Ik maak deze opmerkingen omdat ik die in de recente discussie over kerkarchitectuur, waarin ook het RD participeerde, node gemist heb. In het RD van 26 mei gaat Henk Middelkoop in op de relatie tussen kerkbouw en architectuur in een artikel onder de kop ”Kerkarchitectuur in geloofscrisis”. Naast een aantal behartigenswaardige opmerkingen, bijvoorbeeld over het systeem van prijsvragen, legt hij de nadruk op twee aspecten.

Ten eerste constateert Middelkoop dat de kerkarchitectuur in een geloofscrisis verkeert. Hij schrijft: „Het is de taak van de architect om zijn geloof in de optimale gebouwvorm met stijl te realiseren.” Dit vereist van hem een „moeizame sprong van het geloof.”

Ten tweede omschrijft Middelkoop een door hem bewonderd ontwerp van een kerk van het ”schuurkerktype” als: „Deze typisch Nederlandse kerkvorm is gebaseerd op soberheid en eenvoud, bij uitstek calvinistische kenmerken van de geloofsgemeenschap.” Hij schrijft en passant de ontwerper de bedoelde „sprong in het geloof” toe.

Mogelijk heeft de heer Middelkoop het een en ander slechts provocerend bedoeld. Zijn beroep op de term ”sprong van geloof” ontleent hij aan Rem Koolhaas, een van de toparchitecten van dit moment. Wat Koolhaas precies met zijn uitlating bedoeld heeft, blijft hier in het midden. Van de heer Middelkoop mag echter worden verwacht dat hij heel precies omschrijft wat hij hiermee bedoelt. Het ontgaat mij namelijk hoe hij de ”sprong van geloof” vanuit een klassiek gereformeerd –laat staan bevindelijk gereformeerd– cultuurperspectief wil benaderen.
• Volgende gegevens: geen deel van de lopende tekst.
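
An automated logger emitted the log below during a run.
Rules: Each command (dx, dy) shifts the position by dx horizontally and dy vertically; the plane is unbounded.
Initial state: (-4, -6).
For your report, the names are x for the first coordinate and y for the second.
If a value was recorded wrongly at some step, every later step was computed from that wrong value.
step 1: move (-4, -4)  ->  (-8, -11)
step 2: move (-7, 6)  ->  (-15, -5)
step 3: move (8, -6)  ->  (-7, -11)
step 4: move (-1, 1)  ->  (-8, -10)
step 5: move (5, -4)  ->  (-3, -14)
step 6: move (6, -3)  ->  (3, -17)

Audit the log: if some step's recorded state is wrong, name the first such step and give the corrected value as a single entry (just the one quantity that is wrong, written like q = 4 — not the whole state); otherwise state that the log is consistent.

step 1, y = -10

Recomputing the run from the initial state:
step 1: x = -8, y = -10
step 2: x = -15, y = -4
step 3: x = -7, y = -10
step 4: x = -8, y = -9
step 5: x = -3, y = -13
step 6: x = 3, y = -16
The first disagreement with the log is at step 1, where the value should be y = -10.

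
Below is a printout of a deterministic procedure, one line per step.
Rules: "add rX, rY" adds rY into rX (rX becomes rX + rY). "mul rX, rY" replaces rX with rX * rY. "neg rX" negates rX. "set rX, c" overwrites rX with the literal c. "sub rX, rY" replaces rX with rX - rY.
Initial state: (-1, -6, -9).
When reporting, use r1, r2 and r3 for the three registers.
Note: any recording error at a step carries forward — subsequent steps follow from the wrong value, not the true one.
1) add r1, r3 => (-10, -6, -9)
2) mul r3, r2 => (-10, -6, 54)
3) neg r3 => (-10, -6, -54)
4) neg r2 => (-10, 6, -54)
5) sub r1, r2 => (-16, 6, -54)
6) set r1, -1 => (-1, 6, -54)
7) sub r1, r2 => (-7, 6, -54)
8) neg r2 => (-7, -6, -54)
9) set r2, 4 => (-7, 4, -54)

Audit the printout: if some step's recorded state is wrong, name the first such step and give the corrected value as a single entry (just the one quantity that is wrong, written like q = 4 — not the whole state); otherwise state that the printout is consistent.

no error

Recomputing the run from the initial state:
step 1: r1 = -10, r2 = -6, r3 = -9
step 2: r1 = -10, r2 = -6, r3 = 54
step 3: r1 = -10, r2 = -6, r3 = -54
step 4: r1 = -10, r2 = 6, r3 = -54
step 5: r1 = -16, r2 = 6, r3 = -54
step 6: r1 = -1, r2 = 6, r3 = -54
step 7: r1 = -7, r2 = 6, r3 = -54
step 8: r1 = -7, r2 = -6, r3 = -54
step 9: r1 = -7, r2 = 4, r3 = -54
This matches the printout at every step.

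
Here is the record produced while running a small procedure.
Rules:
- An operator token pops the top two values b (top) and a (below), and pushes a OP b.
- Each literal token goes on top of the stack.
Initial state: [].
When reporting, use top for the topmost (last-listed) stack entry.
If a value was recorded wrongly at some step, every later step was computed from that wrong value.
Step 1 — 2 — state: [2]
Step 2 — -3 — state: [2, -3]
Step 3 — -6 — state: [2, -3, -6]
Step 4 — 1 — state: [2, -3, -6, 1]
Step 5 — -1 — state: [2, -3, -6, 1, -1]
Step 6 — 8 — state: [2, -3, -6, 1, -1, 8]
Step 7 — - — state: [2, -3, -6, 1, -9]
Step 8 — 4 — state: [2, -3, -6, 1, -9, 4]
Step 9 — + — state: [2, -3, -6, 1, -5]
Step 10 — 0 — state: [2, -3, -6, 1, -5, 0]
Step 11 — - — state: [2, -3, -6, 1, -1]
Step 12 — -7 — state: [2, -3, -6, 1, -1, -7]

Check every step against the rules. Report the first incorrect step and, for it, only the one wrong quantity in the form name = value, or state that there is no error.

step 11, top = -5

Step 1: push 2: top = 2 — same as recorded.
Step 2: push -3: top = -3 — checks out.
Step 3: push -6: top = -6 — consistent with the record.
Step 4: push 1: top = 1 — consistent with the record.
Step 5: push -1: top = -1 — consistent with the record.
Step 6: push 8: top = 8 — no discrepancy.
Step 7: -1 - 8 = -9 — exactly as logged.
Step 8: push 4: top = 4 — consistent with the record.
Step 9: -9 + 4 = -5 — in agreement.
Step 10: push 0: top = 0 — confirmed correct.
Step 11: -5 - 0 = -5 — a discrepancy with the record.
So the first discrepancy is step 11, where the right value is top = -5.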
Op zijn minst kan uit het recente debat en het artikel van de heer Van Middelkoop gedestilleerd worden dat er weinig consensus is over de rol die de architectuur in de presentatie van de kerk naar buiten te vervullen heeft.

Smaak of stijl

Terug naar de beginvraag, die mijns inziens de kern van de problematiek vormt. Ik ga daarbij (in het belang van het betoog) voorbij aan de specifieke problemen van zeer grote gemeenten of de discussie over de ideale omvang van een gemeente.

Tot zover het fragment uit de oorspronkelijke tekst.